In der Volksheilkunde gilt die Schlehe als stärkendes, reinigendes und entzündungshemmendes Mittel. Ihre Anwendung reicht von immunstärkenden Tees bis hin zu vitalisierenden Elixieren.
Seit der Steinzeit begleitet sie den Menschen, was Funde von Schlehenkernen in prähistorischen Siedlungen belegen. Selbst Ötzi trug Schlehen bei sich. Heutige Zwetschgen, Mirabellen und Pflaumen sind Züchtungen aus dem ursprünglichen Schlehdorn.

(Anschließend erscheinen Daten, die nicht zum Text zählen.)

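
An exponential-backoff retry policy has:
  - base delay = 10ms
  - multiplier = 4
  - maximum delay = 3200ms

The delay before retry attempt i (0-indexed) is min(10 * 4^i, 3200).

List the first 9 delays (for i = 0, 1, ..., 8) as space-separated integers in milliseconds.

Answer: 10 40 160 640 2560 3200 3200 3200 3200

Derivation:
Computing each delay:
  i=0: min(10*4^0, 3200) = 10
  i=1: min(10*4^1, 3200) = 40
  i=2: min(10*4^2, 3200) = 160
  i=3: min(10*4^3, 3200) = 640
  i=4: min(10*4^4, 3200) = 2560
  i=5: min(10*4^5, 3200) = 3200
  i=6: min(10*4^6, 3200) = 3200
  i=7: min(10*4^7, 3200) = 3200
  i=8: min(10*4^8, 3200) = 3200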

Der botanische Name der Schlehe lautet Prunus spinosa. Sie gehört zur Familie der Rosengewächse (Rosaceae).
In der Ernährung
Erst nach ein paar Frostnächten sind Schlehen verzehrbar, vorher sind sie so bitter-sauer, dass sich beim Versuch sie zu essen, alles im Mund zusammenzieht. Wenn du die Fröste nicht abwarten willst, kannst du die Beeren auch für ein paar Tage ins Gefrierfach legen. Dann kannst du sie hervorragend für Mus, Gelees, Liköre oder Fruchtaufstriche verwenden. Auch getrocknet oder zu Saft verarbeitet sind sie wertvolle Begleiter in der kühleren Jahreszeit.
Essbar sind vor allem die Früchte, aber auch die Blüten finden Verwendung, z. B. für Tees oder Sirup. Die Früchte enthalten viel Vitamin C, Gerbstoffe, Fruchtsäuren und Flavonoide. Sie wirken antioxidativ, abwehrstärkend und stoffwechselanregend und schmecken auch pur direkt vom Strauch, wobei die Kerne nicht mitgegessen werden sollten.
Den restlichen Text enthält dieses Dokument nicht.